Título: Governo lança nova medida e aperta o cerco aos bancos
Autor: Monteiro, Viviane; Aliski, Ayr
Fonte: Jornal do Brasil, 31/10/2008, Economia, p. A18

BC muda regra do compulsório para forçar compra de carteiras.

BRASÍLIA

Em uma tentativa de acelerar o processo de compra de carteiras de crédito de bancos pequenos por bancos maiores e, paralelamente, dar maior liquidez ao mercado, o Banco Central editou, ontem, uma circular que muda regras de recolhimento do depósito compulsório sobre os depósitos a prazo. A partir de agora, este recolhimento obrigatório de 15% deverá ser feito com 30% em títulos públicos federais e 70% em espécie. Antes, poderia ser feito, integralmente, em títulos públicos, que recebiam remuneração pela Selic.

O presidente da autoridade monetária, Henrique Meirelles, disse em audiência na Comissão de Assuntos Econômicos (CAE) do Senado Federal que a medida pode fazer girar R$ 28 bilhões do compulsório. São recursos que bancos maiores poderiam usar para comprar carteiras, mas preferiam manter depositados sob a forma de compulsório, ganhando a remuneração da Selic, de 13,75% ao ano. Com a nova medida, ou o recurso potencial é utilizado na compra de carteiras ou fica sob a custódia do BC, mas sem qualquer remuneração, na condição de recolhimento em espécie.

Desde que houve enxugamento da liquidez no mercado, reflexo da crise internacional, o BC lançou uma série de medidas que previa o uso do colchão de compulsório para reativar a movimentação do crédito. A medida original permitia que até 70% do total do compulsório dos depósitos a prazo poderia ser utilizado na compra de carteiras, mas muitas instituições preferiram deixar os recursos no compulsório, com a remuneração da Selic.

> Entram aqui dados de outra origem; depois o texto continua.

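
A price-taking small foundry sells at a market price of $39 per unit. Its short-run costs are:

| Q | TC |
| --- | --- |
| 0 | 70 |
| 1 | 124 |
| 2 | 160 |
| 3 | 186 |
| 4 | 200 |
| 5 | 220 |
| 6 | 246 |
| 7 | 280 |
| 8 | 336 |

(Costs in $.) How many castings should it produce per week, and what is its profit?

Tabulate TR − TC: Q=0: -70; Q=1: -85; Q=2: -82; Q=3: -69; Q=4: -44; Q=5: -25; Q=6: -12; Q=7: -7; Q=8: -24.
Profit is maximized at Q = 7. AVC there is 210/7 = $30 ≤ P, so producing beats shutting down (which would give -$70).

Q = 7; profit = -$7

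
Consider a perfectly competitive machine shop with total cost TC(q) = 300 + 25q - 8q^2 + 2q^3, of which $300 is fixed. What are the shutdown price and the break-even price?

Shutdown price = min AVC. AVC = 25 - 8q + 2q^2, with vertex at q = 2 and minimum $17.
ATC = 300/q + 25 - 8q + 2q^2. Setting dATC/dq = −300/q^2 − 8 + 4q = 0 gives q = 5 (since 4·5^3 − 8·5^2 = 300).
min ATC = 300/5 + 25 − 8·5 + 2·5^2 = $95. That is the break-even price.
Between these two prices the firm operates at a loss; above $95 it earns a profit.

Shutdown price = $17; break-even price = $95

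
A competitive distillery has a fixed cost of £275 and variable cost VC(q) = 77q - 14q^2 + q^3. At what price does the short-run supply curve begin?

£28 per unit

The shutdown price is the minimum of AVC. VC = 77q - 14q^2 + q^3, so AVC = 77 - 14q + q^2.
dAVC/dq = -14 + 2q = 0 gives q = 7. min AVC = 77 - 14·7 + 7^2 = 28.
For P < £28 the firm produces nothing.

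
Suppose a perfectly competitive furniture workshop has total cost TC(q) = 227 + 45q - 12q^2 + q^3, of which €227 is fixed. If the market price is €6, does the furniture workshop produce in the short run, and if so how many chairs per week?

Strip out fixed cost: VC = 45q - 12q^2 + q^3. Then AVC = 45 - 12q + q^2 and MC = 45 - 24q + 3q^2.
AVC is minimized where dAVC/dq = -12 + 2q = 0, at q = 6; min AVC = 45 - 12·6 + 6^2 = €9.
P = €6 lies below min AVC = €9; no output level covers variable cost.
The firm minimizes its loss by shutting down and losing only its fixed cost of €227.

Shut down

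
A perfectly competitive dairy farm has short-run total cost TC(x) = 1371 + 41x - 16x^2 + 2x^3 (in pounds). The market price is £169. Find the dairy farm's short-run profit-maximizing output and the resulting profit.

Profit = -£347 at x = 8

AVC = 41 - 16x + 2x^2 has its minimum £9 at x = 4; price £169 clears that bar, so the firm operates.
With MC = 41 - 32x + 6x^2, P = MC on the upward-sloping part at x* = 8.
TR = 169·8 = 1352. TC = 1371 + 328 = 1699. Profit = 1352 − 1699 = -£347.
That loss of £347 beats the £1371 the firm would lose by shutting down; producing recovers £1024 of fixed cost.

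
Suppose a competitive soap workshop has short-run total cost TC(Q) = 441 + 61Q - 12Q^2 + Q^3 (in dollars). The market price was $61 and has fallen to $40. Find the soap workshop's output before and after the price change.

Output falls from 8 to 7

MC = 61 - 24Q + 3Q^2; the shutdown threshold is min AVC = $25 (at Q = 6).
With P = $61 above the shutdown price, P = MC gives Q = 8.
At P = $40 ≥ min AVC, set P = MC: Q = 7. The firm stays open but cuts output.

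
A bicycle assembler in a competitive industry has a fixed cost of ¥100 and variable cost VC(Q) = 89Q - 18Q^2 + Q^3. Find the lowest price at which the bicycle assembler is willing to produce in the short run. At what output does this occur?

¥8 per unit, at Q = 9

Short-run supply begins at min AVC. From VC = 89Q - 18Q^2 + Q^3, AVC = 89 - 18Q + Q^2.
At the minimum of AVC, MC = AVC. MC = 89 - 36Q + 3Q^2; setting MC = AVC gives 2Q^2 - 18Q = 0, so Q = 9. min AVC = 8.
So the shutdown price is ¥8.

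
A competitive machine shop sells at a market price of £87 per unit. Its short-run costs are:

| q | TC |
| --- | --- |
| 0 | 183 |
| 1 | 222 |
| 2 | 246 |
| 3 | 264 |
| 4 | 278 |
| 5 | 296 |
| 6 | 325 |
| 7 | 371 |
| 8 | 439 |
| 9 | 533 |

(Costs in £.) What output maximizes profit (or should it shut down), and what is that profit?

q = 8; profit = £257

Compute π = P·q − TC at each output: q=0: -183; q=1: -135; q=2: -72; q=3: -3; q=4: 70; q=5: 139; q=6: 197; q=7: 238; q=8: 257; q=9: 250.
Profit is maximized at q = 8. AVC there is 256/8 = £32 ≤ P, so producing beats shutting down (which would give -£183).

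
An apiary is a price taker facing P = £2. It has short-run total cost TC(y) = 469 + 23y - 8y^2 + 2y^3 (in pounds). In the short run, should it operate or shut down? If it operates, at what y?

Shut down

Variable cost is VC = 23y - 8y^2 + 2y^3, so AVC = VC/y = 23 - 8y + 2y^2 and MC = dTC/dy = 23 - 16y + 6y^2.
The AVC parabola has its vertex at y = 8/4 = 2, where AVC = 23 - 8·2 + 2·2^2 = £15.
With P < min AVC (£2 < £15), every unit sold adds to the loss.
Shutting down limits the loss to fixed cost, £469.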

A partir de ontem, o BC deixa claro que há duas opções: comprar carteiras ou deixar o dinheiro do compulsório que potencialmente poderia ser utilizado nessas operações sem qualquer remuneração. Os ajustes terão validade a partir de 14 de novembro, considerando período de cálculo entre 3 e 7 de novembro. Ou seja, há ainda duas semanas para que o sistema financeiro gere a movimentação de carteiras antes do "congelamento" da remuneração do compulsório.

As novas regras praticamente obrigam os bancos a utilizar a liberação do compulsório na compra de carteiras ou outros ativos como depósitos interfinanceiros, títulos de renda fixa e outros créditos de pessoas físicas e jurídicas. A circular divulgada ontem inclui também que sejam adquiridos depósitos interfinanceiros de instituições não-ligadas, ou seja, DIs de outras empresas sem garantias.

Desde o agravamento da crise, em setembro, as operações do BC em moeda estrangeira para melhorar a liquidez no mercado doméstico atingiram US$ 32,8 bilhões, até anteontem. Os dados foram apresentados ontem por Meirelles aos senadores durante a audiência pública na Comissão de Assuntos Econômicos (CAE), no Senado.

A maior intervenção da autoridade monetária foi feita em swaps, através de leilões, que já somam US$ 20,1 bilhões do montante. As vendas de dólar feitas com o compromisso de recompra totalizam US$ 5 bilhões.

Os leilões de empréstimos em moeda estrangeira com garantias para o financiamento do comércio exterior, promovidos para apoiar as empresas exportadoras que enfrentam dificuldade de acessar crédito no mercado, somavam US$ 1,6 bilhão até terça-feira. Segundo o BC, as operações não "afetam" as reservas cambiais, nos atuais US$ 203,428 milhões. A única atuação que afeta o acúmulo de reservas em moeda estrangeira são as vendas de dólar no mercado à vista, que já somaram US 4,6 bilhões.

Segundo Meirelles, a crise já dá sinais negativos nas operações de crédito na ponta. Os dados gerais mostram que a média diária das concessões de crédito deve fechar este mês com queda de 5% em relação a setembro. A média diária de crédito caiu 18% na primeira semana de outubro, 15% na semana seguinte e, na terceira, 13%.

Ao participar da mesma audiência, o ministro da Fazenda, Guido Mantega, disse que o Brasil não entrará em recessão. Ainda que note a falta de liquidez no mercado e uma eventual desaceleração da economia mundial, assegurou que "o pior da crise (no Brasil) já passou". E manteve a expectativa de crescimento do Produto Interno Bruto (PIB) em cerca de 5% este ano e entre 4% e 4,5% em 2009. Mas admitiu uma redução do consumo e da atividade econômica no país. Segundo ele, o governo ainda estuda medidas para socorrer setores no mercado interno. E reforçou que o governo vai aumentar o prazo do recolhimento dos impostos para o setor produtivo.